Tam 90 lat temu urodził się zmarły dwa lata temu o. Marian Żelazek. W tym roku obchodziłby 60-lecie święceń kapłańskich.
Podczas uroczystości odczytano list ambasadora Indii w Polsce, który dziękował narodowi Polskiemu za to, że wydał tak „mężnego człowieka”, jakim był ojciec Żelazek.
Ustawiony w sąsiedztwie ulicy noszącej imię Mariana Żelazka monument z kamienia zawiera imię i nazwisko misjonarza oraz daty najważniejszych etapów jego drogi życiowej.
Wyryto na nim także kontur Indii, gdzie misjonarz spędził 55 lat, a także jego życiową dewizę: „Nie jest trudno być dobrym – wystarczy chcieć”.
Urodzony 30 stycznia 1918 roku o. Żelazek jako kleryk werbistów został wywieziony do obozu w Dachau, gdzie spędził całą wojnę. Po wyzwoleniu obozu przez Amerykanów wyjechał do Rzymu, gdzie w 1948 roku przyjął święcenia kapłańskie.

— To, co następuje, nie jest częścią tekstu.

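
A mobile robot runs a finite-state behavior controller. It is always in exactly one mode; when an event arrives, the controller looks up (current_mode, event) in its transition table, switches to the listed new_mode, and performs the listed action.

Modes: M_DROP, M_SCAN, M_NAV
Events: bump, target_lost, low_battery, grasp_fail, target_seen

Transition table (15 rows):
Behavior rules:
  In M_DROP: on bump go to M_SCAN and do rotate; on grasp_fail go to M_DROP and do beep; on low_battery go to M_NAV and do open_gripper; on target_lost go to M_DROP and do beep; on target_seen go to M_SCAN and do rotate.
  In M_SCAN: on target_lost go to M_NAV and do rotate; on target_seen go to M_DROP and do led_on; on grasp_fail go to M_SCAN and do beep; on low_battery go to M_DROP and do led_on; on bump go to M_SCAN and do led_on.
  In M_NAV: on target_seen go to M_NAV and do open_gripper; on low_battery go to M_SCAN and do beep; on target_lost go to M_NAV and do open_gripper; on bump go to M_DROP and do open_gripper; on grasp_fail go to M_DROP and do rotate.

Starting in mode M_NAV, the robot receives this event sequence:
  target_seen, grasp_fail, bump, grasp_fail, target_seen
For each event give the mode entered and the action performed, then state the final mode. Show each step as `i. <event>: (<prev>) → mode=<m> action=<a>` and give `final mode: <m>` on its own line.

1. target_seen: (M_NAV) → mode=M_NAV action=open_gripper
2. grasp_fail: (M_NAV) → mode=M_DROP action=rotate
3. bump: (M_DROP) → mode=M_SCAN action=rotate
4. grasp_fail: (M_SCAN) → mode=M_SCAN action=beep
5. target_seen: (M_SCAN) → mode=M_DROP action=led_on

final mode: M_DROP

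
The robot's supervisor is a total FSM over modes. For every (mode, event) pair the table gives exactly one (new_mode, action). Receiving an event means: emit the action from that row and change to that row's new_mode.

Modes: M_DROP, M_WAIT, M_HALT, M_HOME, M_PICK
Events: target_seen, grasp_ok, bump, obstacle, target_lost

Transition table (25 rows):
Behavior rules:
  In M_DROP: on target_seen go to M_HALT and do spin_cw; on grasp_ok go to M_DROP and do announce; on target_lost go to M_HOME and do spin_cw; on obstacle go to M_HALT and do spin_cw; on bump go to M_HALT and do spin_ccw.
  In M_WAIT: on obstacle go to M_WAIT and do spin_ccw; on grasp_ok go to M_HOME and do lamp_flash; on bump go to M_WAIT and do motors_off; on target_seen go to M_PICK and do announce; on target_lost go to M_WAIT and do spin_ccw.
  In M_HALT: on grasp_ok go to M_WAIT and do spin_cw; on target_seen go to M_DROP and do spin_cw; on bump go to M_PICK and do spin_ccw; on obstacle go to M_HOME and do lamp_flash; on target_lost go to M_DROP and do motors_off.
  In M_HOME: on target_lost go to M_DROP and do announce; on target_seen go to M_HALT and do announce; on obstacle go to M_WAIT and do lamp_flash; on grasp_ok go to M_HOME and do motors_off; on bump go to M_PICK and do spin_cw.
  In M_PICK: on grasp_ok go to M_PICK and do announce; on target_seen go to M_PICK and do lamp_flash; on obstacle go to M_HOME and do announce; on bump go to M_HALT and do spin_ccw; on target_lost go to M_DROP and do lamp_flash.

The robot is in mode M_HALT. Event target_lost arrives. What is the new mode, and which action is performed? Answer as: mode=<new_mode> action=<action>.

mode=M_DROP action=motors_off

current mode = M_HALT; filter table to that mode:
  (M_HALT, grasp_ok) → (M_WAIT, spin_cw)
  (M_HALT, target_seen) → (M_DROP, spin_cw)
  (M_HALT, bump) → (M_PICK, spin_ccw)
  (M_HALT, obstacle) → (M_HOME, lamp_flash)
  (M_HALT, target_lost) → (M_DROP, motors_off)  ← event matches
event = target_lost selects (M_DROP, motors_off)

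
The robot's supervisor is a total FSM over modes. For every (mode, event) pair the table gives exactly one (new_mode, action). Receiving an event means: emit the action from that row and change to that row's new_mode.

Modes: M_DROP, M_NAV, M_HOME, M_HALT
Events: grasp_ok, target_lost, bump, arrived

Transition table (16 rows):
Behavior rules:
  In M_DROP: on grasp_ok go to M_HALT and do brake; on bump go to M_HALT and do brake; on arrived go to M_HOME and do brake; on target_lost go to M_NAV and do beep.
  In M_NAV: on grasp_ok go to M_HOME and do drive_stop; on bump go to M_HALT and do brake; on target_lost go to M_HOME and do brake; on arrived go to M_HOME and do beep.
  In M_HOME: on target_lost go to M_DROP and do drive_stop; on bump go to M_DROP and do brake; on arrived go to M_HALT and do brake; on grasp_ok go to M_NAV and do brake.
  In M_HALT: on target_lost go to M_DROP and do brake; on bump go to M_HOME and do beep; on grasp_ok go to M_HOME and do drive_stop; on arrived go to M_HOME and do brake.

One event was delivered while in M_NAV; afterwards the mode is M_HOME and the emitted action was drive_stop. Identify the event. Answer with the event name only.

try grasp_ok: (M_NAV, grasp_ok) → (M_HOME, drive_stop)  ← matches
try target_lost: (M_NAV, target_lost) → (M_HOME, brake)
try bump: (M_NAV, bump) → (M_HALT, brake)
try arrived: (M_NAV, arrived) → (M_HOME, beep)

grasp_ok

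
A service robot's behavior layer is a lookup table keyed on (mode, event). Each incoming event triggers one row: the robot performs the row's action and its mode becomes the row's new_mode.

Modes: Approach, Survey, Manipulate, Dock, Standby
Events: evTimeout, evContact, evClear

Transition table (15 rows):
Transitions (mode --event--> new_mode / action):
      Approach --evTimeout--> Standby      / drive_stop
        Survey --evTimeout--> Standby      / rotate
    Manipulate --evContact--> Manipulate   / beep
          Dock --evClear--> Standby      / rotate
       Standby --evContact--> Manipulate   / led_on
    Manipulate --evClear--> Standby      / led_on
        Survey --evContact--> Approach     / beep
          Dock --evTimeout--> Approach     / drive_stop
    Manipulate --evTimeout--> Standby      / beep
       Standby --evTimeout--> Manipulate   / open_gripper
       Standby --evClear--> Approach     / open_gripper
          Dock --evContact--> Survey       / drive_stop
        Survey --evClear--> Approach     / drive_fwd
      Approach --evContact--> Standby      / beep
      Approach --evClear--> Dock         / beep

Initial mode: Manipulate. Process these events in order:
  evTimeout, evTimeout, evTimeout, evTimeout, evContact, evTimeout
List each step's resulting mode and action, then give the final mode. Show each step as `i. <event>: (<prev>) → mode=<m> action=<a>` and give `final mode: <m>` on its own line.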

Dwa lata później udał się jako misjonarz do Indii, gdzie przez ćwierć wieku pracował wśród żyjących w dżungli plemion koczowniczych.

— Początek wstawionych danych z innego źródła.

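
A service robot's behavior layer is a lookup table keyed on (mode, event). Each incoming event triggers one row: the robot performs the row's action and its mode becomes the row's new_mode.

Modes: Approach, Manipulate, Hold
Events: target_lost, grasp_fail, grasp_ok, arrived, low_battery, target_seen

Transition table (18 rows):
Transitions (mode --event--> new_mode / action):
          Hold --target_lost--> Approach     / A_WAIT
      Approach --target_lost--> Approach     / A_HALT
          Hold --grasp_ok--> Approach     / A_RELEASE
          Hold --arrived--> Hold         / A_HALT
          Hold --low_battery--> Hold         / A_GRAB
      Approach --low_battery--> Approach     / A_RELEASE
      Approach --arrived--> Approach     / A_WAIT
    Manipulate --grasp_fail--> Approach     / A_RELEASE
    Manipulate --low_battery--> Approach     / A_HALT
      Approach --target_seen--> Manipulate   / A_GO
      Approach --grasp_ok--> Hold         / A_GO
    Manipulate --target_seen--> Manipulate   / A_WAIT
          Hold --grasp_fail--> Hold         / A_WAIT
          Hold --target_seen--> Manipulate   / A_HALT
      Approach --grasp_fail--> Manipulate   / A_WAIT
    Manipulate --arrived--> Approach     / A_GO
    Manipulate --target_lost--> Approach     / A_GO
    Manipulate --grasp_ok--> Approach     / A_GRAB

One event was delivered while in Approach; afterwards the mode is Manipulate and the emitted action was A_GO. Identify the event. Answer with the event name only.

target_seen

try target_lost: (Approach, target_lost) → (Approach, A_HALT)
try grasp_fail: (Approach, grasp_fail) → (Manipulate, A_WAIT)
try grasp_ok: (Approach, grasp_ok) → (Hold, A_GO)
try arrived: (Approach, arrived) → (Approach, A_WAIT)
try low_battery: (Approach, low_battery) → (Approach, A_RELEASE)
try target_seen: (Approach, target_seen) → (Manipulate, A_GO)  ← matches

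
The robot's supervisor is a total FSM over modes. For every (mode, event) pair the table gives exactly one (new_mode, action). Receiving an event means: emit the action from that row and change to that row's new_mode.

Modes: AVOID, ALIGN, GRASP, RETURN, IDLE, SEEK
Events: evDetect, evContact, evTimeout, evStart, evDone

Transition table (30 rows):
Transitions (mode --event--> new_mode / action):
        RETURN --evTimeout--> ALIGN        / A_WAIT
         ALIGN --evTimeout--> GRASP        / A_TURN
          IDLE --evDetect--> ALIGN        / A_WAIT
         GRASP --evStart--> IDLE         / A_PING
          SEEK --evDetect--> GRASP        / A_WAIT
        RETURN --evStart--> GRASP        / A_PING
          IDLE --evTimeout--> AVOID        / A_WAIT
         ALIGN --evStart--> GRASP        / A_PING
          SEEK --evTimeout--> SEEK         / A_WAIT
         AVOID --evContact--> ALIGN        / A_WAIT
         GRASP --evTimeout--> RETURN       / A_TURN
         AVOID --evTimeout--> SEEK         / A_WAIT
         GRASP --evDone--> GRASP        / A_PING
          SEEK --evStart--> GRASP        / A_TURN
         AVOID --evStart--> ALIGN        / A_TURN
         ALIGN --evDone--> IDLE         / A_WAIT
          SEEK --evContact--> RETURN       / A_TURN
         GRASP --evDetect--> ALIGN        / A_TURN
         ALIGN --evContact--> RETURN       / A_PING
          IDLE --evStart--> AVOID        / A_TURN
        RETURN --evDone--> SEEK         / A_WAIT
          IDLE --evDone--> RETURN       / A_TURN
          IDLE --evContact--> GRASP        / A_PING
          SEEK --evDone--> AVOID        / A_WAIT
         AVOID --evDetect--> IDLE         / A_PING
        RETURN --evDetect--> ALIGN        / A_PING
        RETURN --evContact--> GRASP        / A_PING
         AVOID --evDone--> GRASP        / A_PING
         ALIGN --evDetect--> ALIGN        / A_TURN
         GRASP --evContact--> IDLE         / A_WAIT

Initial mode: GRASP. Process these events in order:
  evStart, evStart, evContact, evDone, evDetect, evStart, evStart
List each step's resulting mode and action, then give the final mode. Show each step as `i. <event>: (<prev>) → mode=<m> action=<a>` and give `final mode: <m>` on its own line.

final mode: IDLE

1. evStart: (GRASP) → mode=IDLE action=A_PING
2. evStart: (IDLE) → mode=AVOID action=A_TURN
3. evContact: (AVOID) → mode=ALIGN action=A_WAIT
4. evDone: (ALIGN) → mode=IDLE action=A_WAIT
5. evDetect: (IDLE) → mode=ALIGN action=A_WAIT
6. evStart: (ALIGN) → mode=GRASP action=A_PING
7. evStart: (GRASP) → mode=IDLE action=A_PING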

W 1975 roku zaczął pracować w Puri nad Zatoką Bengalską. Założył tam kilkusetosobową kolonię dla trędowatych, zapewniając swoim podopiecznym leczenie, mieszkania i pracę oraz naukę dla dzieci z rodzin trędowatych.
Pięć lat temu specjalny komitet złożony z Polaków i Hindusów zgłosił oficjalnie jego kandydaturę do Pokojowej Nagrody Nobla. Zmarł 30 kwietnia 2006 roku.

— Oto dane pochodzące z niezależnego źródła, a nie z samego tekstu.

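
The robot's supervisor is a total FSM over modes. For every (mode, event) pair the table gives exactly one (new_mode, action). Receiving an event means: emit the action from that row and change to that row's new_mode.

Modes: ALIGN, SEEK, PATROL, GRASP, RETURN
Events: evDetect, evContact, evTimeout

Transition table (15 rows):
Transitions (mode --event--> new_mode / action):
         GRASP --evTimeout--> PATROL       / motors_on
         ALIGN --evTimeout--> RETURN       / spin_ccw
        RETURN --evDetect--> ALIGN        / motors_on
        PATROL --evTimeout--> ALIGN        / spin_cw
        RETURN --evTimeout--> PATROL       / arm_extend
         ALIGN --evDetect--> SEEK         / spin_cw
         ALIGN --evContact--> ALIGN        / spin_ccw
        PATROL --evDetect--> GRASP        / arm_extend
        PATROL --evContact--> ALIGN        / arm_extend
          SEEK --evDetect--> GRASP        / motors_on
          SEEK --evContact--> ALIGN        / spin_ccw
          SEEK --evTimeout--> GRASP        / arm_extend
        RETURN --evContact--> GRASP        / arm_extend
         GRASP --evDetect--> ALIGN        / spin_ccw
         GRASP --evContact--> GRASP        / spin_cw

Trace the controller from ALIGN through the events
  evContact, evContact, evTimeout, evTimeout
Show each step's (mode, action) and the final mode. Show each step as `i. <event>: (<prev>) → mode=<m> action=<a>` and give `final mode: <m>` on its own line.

1. evContact: (ALIGN) → mode=ALIGN action=spin_ccw
2. evContact: (ALIGN) → mode=ALIGN action=spin_ccw
3. evTimeout: (ALIGN) → mode=RETURN action=spin_ccw
4. evTimeout: (RETURN) → mode=PATROL action=arm_extend

final mode: PATROL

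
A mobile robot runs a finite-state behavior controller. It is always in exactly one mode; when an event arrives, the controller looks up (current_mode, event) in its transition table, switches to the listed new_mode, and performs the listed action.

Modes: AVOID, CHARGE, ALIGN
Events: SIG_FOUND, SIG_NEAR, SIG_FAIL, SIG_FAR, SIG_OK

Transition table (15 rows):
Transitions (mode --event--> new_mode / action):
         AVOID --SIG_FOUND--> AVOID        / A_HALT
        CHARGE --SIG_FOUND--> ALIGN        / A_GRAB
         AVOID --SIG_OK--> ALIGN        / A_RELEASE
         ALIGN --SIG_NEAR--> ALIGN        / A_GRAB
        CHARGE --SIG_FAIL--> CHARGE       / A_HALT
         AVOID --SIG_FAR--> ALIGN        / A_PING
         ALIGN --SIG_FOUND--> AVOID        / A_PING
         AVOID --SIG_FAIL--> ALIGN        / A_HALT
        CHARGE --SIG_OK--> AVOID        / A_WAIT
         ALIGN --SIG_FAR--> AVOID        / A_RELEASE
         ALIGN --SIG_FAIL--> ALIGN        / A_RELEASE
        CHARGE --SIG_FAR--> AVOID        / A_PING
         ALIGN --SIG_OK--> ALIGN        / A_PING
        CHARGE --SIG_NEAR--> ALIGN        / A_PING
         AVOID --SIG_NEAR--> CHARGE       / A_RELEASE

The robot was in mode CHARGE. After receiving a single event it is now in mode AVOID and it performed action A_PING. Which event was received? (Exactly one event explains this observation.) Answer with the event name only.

try SIG_FOUND: (CHARGE, SIG_FOUND) → (ALIGN, A_GRAB)
try SIG_NEAR: (CHARGE, SIG_NEAR) → (ALIGN, A_PING)
try SIG_FAIL: (CHARGE, SIG_FAIL) → (CHARGE, A_HALT)
try SIG_FAR: (CHARGE, SIG_FAR) → (AVOID, A_PING)  ← matches
try SIG_OK: (CHARGE, SIG_OK) → (AVOID, A_WAIT)

SIG_FAR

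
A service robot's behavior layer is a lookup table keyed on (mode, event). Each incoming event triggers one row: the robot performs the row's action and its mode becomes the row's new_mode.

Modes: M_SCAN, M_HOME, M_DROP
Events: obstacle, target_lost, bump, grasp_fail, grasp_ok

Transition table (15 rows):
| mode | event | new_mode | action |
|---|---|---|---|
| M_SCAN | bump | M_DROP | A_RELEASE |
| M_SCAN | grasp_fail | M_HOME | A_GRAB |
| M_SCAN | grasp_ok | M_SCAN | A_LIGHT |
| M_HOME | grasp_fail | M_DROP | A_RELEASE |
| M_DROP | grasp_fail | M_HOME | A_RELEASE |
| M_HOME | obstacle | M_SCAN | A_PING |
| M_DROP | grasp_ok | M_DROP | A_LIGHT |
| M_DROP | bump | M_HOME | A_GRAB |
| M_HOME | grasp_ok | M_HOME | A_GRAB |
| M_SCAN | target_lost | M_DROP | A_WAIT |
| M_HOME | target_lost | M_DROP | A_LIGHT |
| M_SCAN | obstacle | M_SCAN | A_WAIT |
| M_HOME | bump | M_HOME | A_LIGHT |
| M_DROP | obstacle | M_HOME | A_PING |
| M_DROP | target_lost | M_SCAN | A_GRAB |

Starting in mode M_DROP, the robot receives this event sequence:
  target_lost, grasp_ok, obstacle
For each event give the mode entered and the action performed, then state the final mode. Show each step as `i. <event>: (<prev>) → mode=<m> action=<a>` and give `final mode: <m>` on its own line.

final mode: M_SCAN

1. target_lost: (M_DROP) → mode=M_SCAN action=A_GRAB
2. grasp_ok: (M_SCAN) → mode=M_SCAN action=A_LIGHT
3. obstacle: (M_SCAN) → mode=M_SCAN action=A_WAIT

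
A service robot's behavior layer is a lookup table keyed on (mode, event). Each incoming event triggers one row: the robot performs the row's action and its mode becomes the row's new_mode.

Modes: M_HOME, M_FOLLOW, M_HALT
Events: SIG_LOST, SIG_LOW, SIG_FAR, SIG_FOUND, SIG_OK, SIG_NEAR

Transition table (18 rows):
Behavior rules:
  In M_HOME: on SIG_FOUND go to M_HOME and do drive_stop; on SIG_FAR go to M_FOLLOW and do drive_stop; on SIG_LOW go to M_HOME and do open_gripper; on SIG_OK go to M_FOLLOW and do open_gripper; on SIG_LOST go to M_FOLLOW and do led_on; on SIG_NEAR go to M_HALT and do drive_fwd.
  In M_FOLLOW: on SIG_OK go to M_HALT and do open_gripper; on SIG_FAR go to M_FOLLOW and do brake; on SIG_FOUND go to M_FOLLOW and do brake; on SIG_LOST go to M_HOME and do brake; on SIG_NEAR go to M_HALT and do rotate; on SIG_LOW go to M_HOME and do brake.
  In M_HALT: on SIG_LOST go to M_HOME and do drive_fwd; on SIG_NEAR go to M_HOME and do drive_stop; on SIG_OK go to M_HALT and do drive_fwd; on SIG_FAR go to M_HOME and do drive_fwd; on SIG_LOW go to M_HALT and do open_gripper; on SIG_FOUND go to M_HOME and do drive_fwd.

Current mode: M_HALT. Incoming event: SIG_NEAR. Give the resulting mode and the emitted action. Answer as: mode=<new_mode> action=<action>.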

Trzy lata temu o. Żelazek otrzymał honorowe obywatelstwo Poznania, gdzie mieszkał przed wojną. Po śmierci zaś został patronem jednego z poznańskich gimnazjów, zaś w tym roku jego imię otrzymała jedna z ulic w stolicy Wielkopolski. Misjonarz jest też patronem szkoły w podpznańskim Chludowie, gdzie odbywał nowicjat w zgromadzeniu werbistów.